As someone who has actively promoted live-tweeting at conferences, gets a huge amount out of it (hearing others talk at same time as the speaker), and takes much of my notes (which are then Storified) – very interesting article:
Live tweeting at academic conferences and at talks on campus is now commonplace – but should there be limits? Earlier this year, a heated debate broke out on (where else?) Twitter about the ethics of tweeting content from presentations of unpublished research. Some academics argued that there could be serious repercussions should information intended to be kept within four walls make its way into the public domain. Others claimed that any public presentation of information was fair game for the discerning tweeter.

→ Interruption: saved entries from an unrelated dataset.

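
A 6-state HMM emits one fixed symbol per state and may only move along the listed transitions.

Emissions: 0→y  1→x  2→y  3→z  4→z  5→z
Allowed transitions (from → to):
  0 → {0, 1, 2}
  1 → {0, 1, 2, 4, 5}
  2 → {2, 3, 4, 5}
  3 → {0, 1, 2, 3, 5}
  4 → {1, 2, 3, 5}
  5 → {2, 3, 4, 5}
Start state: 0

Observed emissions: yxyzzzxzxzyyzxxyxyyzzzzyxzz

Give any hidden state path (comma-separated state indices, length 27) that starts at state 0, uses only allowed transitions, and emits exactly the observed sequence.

  pos 0: y in {0,2}, choose 0; start
  pos 1: x in {1}, choose 1; 0->1 ok
  pos 2: y in {0,2}, choose 2; 1->2 ok
  pos 3: z in {3,4,5}, choose 3; 2->3 ok
  pos 4: z in {3,4,5}, choose 3; 3->3 ok
  pos 5: z in {3,4,5}, choose 3; 3->3 ok
  pos 6: x in {1}, choose 1; 3->1 ok
  pos 7: z in {3,4,5}, choose 4; 1->4 ok
  pos 8: x in {1}, choose 1; 4->1 ok
  pos 9: z in {3,4,5}, choose 5; 1->5 ok
  pos 10: y in {0,2}, choose 2; 5->2 ok
  pos 11: y in {0,2}, choose 2; 2->2 ok
  pos 12: z in {3,4,5}, choose 3; 2->3 ok
  pos 13: x in {1}, choose 1; 3->1 ok
  pos 14: x in {1}, choose 1; 1->1 ok
  pos 15: y in {0,2}, choose 0; 1->0 ok
  pos 16: x in {1}, choose 1; 0->1 ok
  pos 17: y in {0,2}, choose 0; 1->0 ok
  pos 18: y in {0,2}, choose 2; 0->2 ok
  pos 19: z in {3,4,5}, choose 5; 2->5 ok
  pos 20: z in {3,4,5}, choose 4; 5->4 ok
  pos 21: z in {3,4,5}, choose 3; 4->3 ok
  pos 22: z in {3,4,5}, choose 3; 3->3 ok
  pos 23: y in {0,2}, choose 0; 3->0 ok
  pos 24: x in {1}, choose 1; 0->1 ok
  pos 25: z in {3,4,5}, choose 4; 1->4 ok
  pos 26: z in {3,4,5}, choose 3; 4->3 ok

0,1,2,3,3,3,1,4,1,5,2,2,3,1,1,0,1,0,2,5,4,3,3,0,1,4,3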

The discussion – christened #Twittergate – unearthed many stories of scholars presenting unpublished ideas to an audience of peers only to find content from their work appearing on Twitter as they spoke. Some were concerned that rival researchers might incorporate the information into their own findings. Others said that such concerns were paranoid, and that discussing research on Twitter was no different from talking about it over a cup of tea after a talk had concluded.
Chris Brauer, founder and co-director of the Centre for Creative and Social Technologies at Goldsmiths, University of London:
Lecturers, he says, “have to come to terms with the idea of losing control in the world of interactive media. You are fighting a losing battle if you want to control it – you have to hope it leads to a constructive debate.”